We aim to advance the theoretical foundations and algorithmic innovations in the field of Artificial Intelligence Generated Content (AIGC). By delving deeply into the theoretical analysis of AIGC algorithms, we seek to uncover the principles underlying generative architectures, optimize training frameworks, accelerate inference, and enhance both controllability and interpretability.

One-Step Diffusion Distillation through Score Implicit Matching

SIM is a cutting-edge approach for distilling pre-trained diffusion models into efficient one-step generators. Unlike traditional models that require multiple sampling steps, SIM achieves high-quality sample generation without needing training samples for distillation. It effectively computes gradients for various score-based divergences, resulting in impressive performance metrics: an FID of 2.06 for unconditional generation and 1.96 for class-conditional generation on the CIFAR10 dataset. Additionally, SIM has been applied to a state-of-the-art transformer-based diffusion model for text-to-image generation, achieving an aesthetic score of 6.42 and outperforming existing one-step generators.

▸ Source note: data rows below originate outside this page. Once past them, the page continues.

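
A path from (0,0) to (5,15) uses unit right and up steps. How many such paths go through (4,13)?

Paths (0,0)->(4,13): C(17,13) = 2380.
Paths (4,13)->(5,15): C(3,2) = 3.
By multiplication principle: 2380 x 3.

Final answer: 7140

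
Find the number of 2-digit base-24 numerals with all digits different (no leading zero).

The leading digit has 23 choices (anything but zero); the next has 23 (anything but the first), then 22, and so on, one fewer each time.
Total: 23 x 23.

Final answer: 529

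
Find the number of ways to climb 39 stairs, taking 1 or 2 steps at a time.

Let f(n) be the number of climbs. Removing the last move (1 or 2 steps) gives f(n) = f(n-1) + f(n-2); base cases f(1)=1, f(2)=2.
Computing successive values: f(1)=1, f(2)=2, f(3)=3, f(4)=5, f(5)=8, f(6)=13, f(7)=21, f(8)=34, f(9)=55, f(10)=89, f(11)=144, f(12)=233, f(13)=377, f(14)=610, f(15)=987, f(16)=1597, f(17)=2584, f(18)=4181, f(19)=6765, f(20)=10946, f(21)=17711, f(22)=28657, f(23)=46368, f(24)=75025, f(25)=121393, f(26)=196418, f(27)=317811, f(28)=514229, f(29)=832040, f(30)=1346269, f(31)=2178309, f(32)=3524578, f(33)=5702887, f(34)=9227465, f(35)=14930352, f(36)=24157817, f(37)=39088169, f(38)=63245986, f(39)=102334155.

Final answer: 102334155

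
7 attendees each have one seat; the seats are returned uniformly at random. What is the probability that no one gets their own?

D(n) = (n-1)(D(n-1) + D(n-2)), D(0)=1, D(1)=0.
Building up: D(2)=1, D(3)=2, D(4)=9, D(5)=44, D(6)=265, D(7)=1854.
Total arrangements: 7! = 5040.
Probability = D(7)/7! = 103/280.

Final answer: D(7)/7! = 1854/5040 = 0.367857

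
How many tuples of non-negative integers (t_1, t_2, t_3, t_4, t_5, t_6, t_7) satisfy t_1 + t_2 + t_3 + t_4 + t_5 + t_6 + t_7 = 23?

Stars and bars with 23 stars and 6 bars:
C(23+7-1, 7-1) = C(29,6).

Final answer: C(29,6) = 475020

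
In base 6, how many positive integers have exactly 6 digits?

Leading digit: 5 options (nonzero). Other 5 digit(s): 6 options each.
Total: 5 x 6^5.

Final answer: 38880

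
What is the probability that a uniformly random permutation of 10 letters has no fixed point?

Derangements satisfy D(n) = (n-1)(D(n-1) + D(n-2)), starting from D(0)=1, D(1)=0.
Building up: D(2)=1, D(3)=2, D(4)=9, D(5)=44, D(6)=265, D(7)=1854, D(8)=14833, D(9)=133496, D(10)=1334961.
Total arrangements: 10! = 3628800.
Probability = D(10)/10! = 16481/44800.

Final answer: D(10)/10! = 1334961/3628800 = 0.367879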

Self-Guidance: Boosting Flow and Diffusion Generation on Their Own

Self-Guidance (SG) is a strong diffusion guidance that neither needs specific training nor requires certain forms of neural network architectures. Different from previous approaches, the Self-Guidance calculates the guidance vectors by measuring the difference between the velocities of two successive diffusion timesteps. Therefore, SG can be readily applied for both conditional and unconditional models with flexible network architectures. We conduct intensive experiments on both text-to-image generation and text-to-video generations across flexible architectures including UNet-based models and diffusion transformer-based models.

Schedule On the Fly: Diffusion Time Prediction forFaster and Better Image Generation

For diffusion and flow models, we argue that the optimal noise schedule should adapt to each inference instance, and introduce the Time Prediction Diffusion Model (TPDM) to accomplish this. TPDM employs a plug-and-play Time Prediction Module (TPM) that predicts the next noise level based on current latent features at each denoising step. We train the TPM using reinforcement learning, aiming to maximize a reward that discounts the final image quality by the number of denoising steps. With such an adaptive scheduler, TPDM not only generates high-quality images that are aligned closely with human preferences but also adjusts the number of denoising steps and time on the fly, enhancing both performance and efficiency.